Unresponsive even to his own name, Simon coldly complied with the hospital personnel.  Right after the clerk took his blood pressure and palpated his balloon-like stomach for organic pathologies, Simon’s mother approached her son.  She stood by his bed side with a crestfallen look on her wrinkled and sunburnt face, since this was the sixth time that she had accompanied her only child to NCMH.  But just as the mother laid a hand on her son’s forehead, Simon yelled, “Get out!”  This did not shock the mother, now close to tears, who trudged out of the observation room and then sat on one of the benches.

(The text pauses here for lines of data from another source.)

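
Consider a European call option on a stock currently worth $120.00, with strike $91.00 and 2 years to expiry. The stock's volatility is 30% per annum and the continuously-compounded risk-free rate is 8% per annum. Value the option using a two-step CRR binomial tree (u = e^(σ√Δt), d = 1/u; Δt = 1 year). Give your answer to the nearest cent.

$46.56

CRR parameters: u = e^(σ√Δt) = e^(0.3·√1) = 1.3499, d = 1/u = 0.7408
Per-period rate: rΔt = 0.08·1 = 0.08, so R = e^0.08 = 1.0833
Risk-neutral probability p = (e^0.08 − 0.7408)/(1.3499 − 0.7408) = 0.3425/0.6090 = 0.5623
Terminal stock prices: S_uu = 218.7, S_ud = 120, S_dd = 65.86
Terminal payoffs (S − K): max(127.7, 0) = 127.7, max(29, 0) = 29, max(-25.14, 0) = 0
Node u (S = 162): V_u = e^(−0.08)·[0.5623·127.6543 + 0.4377·29.0000] = 77.9795
Node d (S = 88.9): V_d = e^(−0.08)·[0.5623·29.0000 + 0.4377·0.0000] = 15.0532
Node 0 (S = 120): V_0 = e^(−0.08)·[0.5623·77.9795 + 0.4377·15.0532] = 46.5594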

“He wasn’t always like that,” the mother said about Simon, who had already done time in the NCMH before.  But when Simon stopped taking his medication, he began talking again in the unintelligible tongue of the mentally ill.  “He would cuss and swear but he never did any harm to himself or our neighbors,” said the mother.  However, that morning, Simon lashed at his mother with a knife, and sliced a cut on her right palm.  Raising a bandaged right hand to her mouth, she said, “When he stopped going to church, it was then that we noticed that his illness came out again.”
Other patients got themselves a ticket into the NCMH for their own antics that got onto their relatives’ nerves.  For Vincent’s family, they decided to bring their breadwinner to the Psychiatric ward when he started collecting garbage.  It would not have been much of a problem that Vincent worked for a cleaner environment, but then, he had the habit of bringing collected refuse into the house.  Added to this, Vincent’s records say that he was an Associate Marine Engineer.

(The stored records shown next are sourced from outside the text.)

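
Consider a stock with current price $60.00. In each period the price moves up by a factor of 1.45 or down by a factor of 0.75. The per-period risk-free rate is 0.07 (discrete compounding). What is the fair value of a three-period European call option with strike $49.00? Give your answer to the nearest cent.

Risk-neutral probability p = (1 + 0.07 − 0.75)/(1.45 − 0.75) = 0.3200/0.7000 = 0.4571
Terminal stock prices: S_uuu = 182.9, S_uud = 94.61, S_udd = 48.94, S_ddd = 25.31
Terminal payoffs (S − K): max(133.9, 0) = 133.9, max(45.61, 0) = 45.61, max(-0.0625, 0) = 0, max(-23.69, 0) = 0
Node uu (S = 126.2): V_uu = 1/1.07·[0.4571·133.9175 + 0.5429·45.6125] = 80.3556
Node ud (S = 65.25): V_ud = 1/1.07·[0.4571·45.6125 + 0.5429·0.0000] = 19.4873
Node dd (S = 33.75): V_dd = 1/1.07·[0.4571·0.0000 + 0.5429·0.0000] = 0.0000
Node u (S = 87): V_u = 1/1.07·[0.4571·80.3556 + 0.5429·19.4873] = 44.2176
Node d (S = 45): V_d = 1/1.07·[0.4571·19.4873 + 0.5429·0.0000] = 8.3257
Node 0 (S = 60): V_0 = 1/1.07·[0.4571·44.2176 + 0.5429·8.3257] = 23.1153

$23.12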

For the likes of Ana, it was just her loud mouth that got her into trouble.  She even admitted, “My husband denied anything to do with me!”  But this did not stop her from caring for her mother.  When the attendants got her to lie down on one of the beds, she quickly drew out her wallet and said, “Please give this to my mother.  She might not have anything to eat for lunch.”  And when she arrived that morning, Ana had with her a one-and-a-half foot wide bilao of rice cakes, for the attendants and her consulting physician.
Working with the mentally ill may be too taxing for many, especially for relatives.  But it seems that the fear associated with caring for these people is just a result of a misinformed public.  As one nurse said, “Working with them helped me to understand them better.”